Теодоре показалось, что он все ускоряет и собирается отослать ее прочь намного раньше, чем она бы вернулась домой сама.
— Пожалуйста, пожалуйста, — взмолилась влюбленная, — позволь мне остаться здесь еще чуть-чуть… Мне невыносима… мысль о нашей разлуке.
— А каково будет мне? — грустно спросил ее граф. — Когда ты меня покинешь, моя прекрасная, мне останутся только мрак и адские муки!
Он говорил спокойно, но Теодоре показалось — над ними в небесах разразился гром.
Так они въехали на конный двор…
* * *
Наверху, в своей спальне, Теодора спросила себя: неужели все было в действительности, и это не сон, что рассказал ей граф и что было между ними потом? В это трудно было поверить.
И все же она отчетливо сознавала, что лишь в нескольких шагах от нее, под присмотром и под замком, сидит в заточении безумная графиня Хэвершем, оплакивающая мужчину, который ее предал. Трагедия, греческий миф…

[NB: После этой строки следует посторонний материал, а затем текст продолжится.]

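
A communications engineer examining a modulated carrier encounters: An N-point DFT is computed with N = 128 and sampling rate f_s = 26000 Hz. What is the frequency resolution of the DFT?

DFT frequency resolution = f_s / N
= 26000 / 128 = 1625/8 Hz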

Теодора, хотя и сказала графу, что они должны иметь веру и верить, задавала себе вопрос: а как скоро случится, что они будут вместе? Среди греческих мифов много трагических. А все, что происходит, не есть ли драма с плохим концом?
Она скинула юбку для верховой езды, остальную одежду. Эмили не было в комнате, и Теодоре она была не нужна. Ей никто не мешал сейчас думать — а это было для нее в данный момент самое важное. Как так случилось, что на картине — ее точная копия? Может быть, художник был бессознательно вдохновлен любовью, которая тогда еще не расцвела, и все же так вышло, что своим мастерством он перенес ее зачатки на голый холст?